Differences in neural reward mechanisms have been hypothesized to play a role in the social symptoms of autism spectrum disorders (ASD). Although a growing number of studies are investigating the neural basis of social and monetary reward in ASD, no studies have yet focused on the neural basis of biological (or primary) rewards. An advantage to studying biological reward is that it does not depend on symbolic representation as monetary reward paradigms do, and therefore may be a better index of non-social reward in people with ASD who may have differences in ability to interpret monetary reward cues. Images of high-calorie foods under conditions of mild fasting have been shown to robustly recruit responses from the reward system in healthy children.
Objectives: To compare children with and without ASD in their neural response to food reward cues.

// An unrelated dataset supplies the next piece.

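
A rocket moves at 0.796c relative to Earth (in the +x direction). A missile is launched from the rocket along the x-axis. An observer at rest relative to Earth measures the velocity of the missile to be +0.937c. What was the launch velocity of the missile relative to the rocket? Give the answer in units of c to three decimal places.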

Methods: A group of 17 children with ASD was compared to a group of 18 children without ASD matched on age, gender, IQ, and body mass index (BMI) in a block design fMRI paradigm during which children were asked to abstain from eating for 4 hours prior to the scan, then to passively view images of appetizing foods. Individual differences in preferred foods and food aversions were taken into account in the choice of food images. Blood oxygenation level-dependent (BOLD) response to these images was compared to that in a visual baseline condition. To ensure attention to the images in the absence of a task, included children had to perform with greater than 75% accuracy in a memory recognition task after the scan. Analyses were limited to a network of regions known to mediate reward response: the nucleus accumbens, amygdala, insula, ventral prefrontal cortex (including orbitofrontal), and anterior cingulate cortex. An uncorrected p value of < 0.005 and a cluster size of at least 10 voxels were used in combination as a threshold for determining regions with a significant BOLD response.
Results:
Very similar patterns of increased BOLD signal to these images in the two groups were found; both groups showed significant clusters of increased BOLD signal in bilateral amygdala, as well as in nucleus accumbens, orbitofrontal cortex, and insula. Direct group comparisons revealed that the ASD group showed a stronger response to food cues in bilateral insula along the anterior-posterior gradient, and in anterior cingulate cortex than the typically developing comparison group, whereas there were no neural reward regions that showed higher activation for the typically developing comparison than for ASD.
Conclusions:
These results suggest that neural response to biological rewards is intact and may even be enhanced in children with ASD.